Chemistry at Illinois University of Illinois at Urbana-Champaign

The Department of Chemistry at the University of Illinois

Ludwig Frederick Audrieth (1907 - 1967)

Ludwig Frederick AudriethLou Audrieth was born in Vienna, Austria, and became an American citizen in 1912. He was educated at Colgate and Cornell, taking a PhD from the latter in 1926 and remaining there as a fellow for two years. He worked with A. W. Browne during both his doctoral and post-doctoral studies. It was during this time that his interest in the study of nitrogen chemistry and non-aqueous solvent reactions began. He joined the Illinois faculty in 1928. He began studying the chemistry of nitrogen-phosphorus compounds and of sulfamic acid, sulfamide, and their derivatives, leading in 1939 to the discovery, with Michael Sveda, of the artificial sweetener, sodium cyclamate. Sucaryl, the sodium salt of cyclohexylsulfamic acid, was placed on the market in 1950 as a non-caloric sweetener. In the 1950’s, he developed currently used methods for the production of hydrazine, which he had as early as 1938 recognized as potentially valuable as high-energy fuels. Audrieth investigated the chemistry of rocket fuels, holding fifteen patents dealing primarily with rocket propellants and explosives. He became an innovator of chemistry in non-aqueous solvents.

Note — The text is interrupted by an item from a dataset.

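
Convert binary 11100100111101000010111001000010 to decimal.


11100100111101000010111001000010 in decimal = 3841207874

3841207874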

He was one of the founders of and most prolific contributors to the Inorganic Syntheses series and a member of the Board of Editors from 1934-1967. He was the co-author with B. A. Ogg of The Chemistry of Hydrazine (1950) and with Jacob Kleinberg of Non-Aqueous Solvents: Applications as Media for Chemical Reactions (1953). He went on leave from Illinois in 1959 to serve at the American Embassy in Bonn, Germany, as scientific attaché. In 1963 he became a visiting professor of science affairs at the Foreign Service Institute of the Department of State in Washington, DC. He was awarded the Prechtly Medal in Vienna in 1965 for his work in promoting closer relationships between American and Austrian science.

1. J. Inorg. Nucl. Chem. 1973, 35, 1757-1768.
2. Chem. Eng. News 1967, 45(7), 85.
3. World Who's Who in Science; Debus, A. G., Ed.; Marquis-Who's Who Inc.: 1968; p75.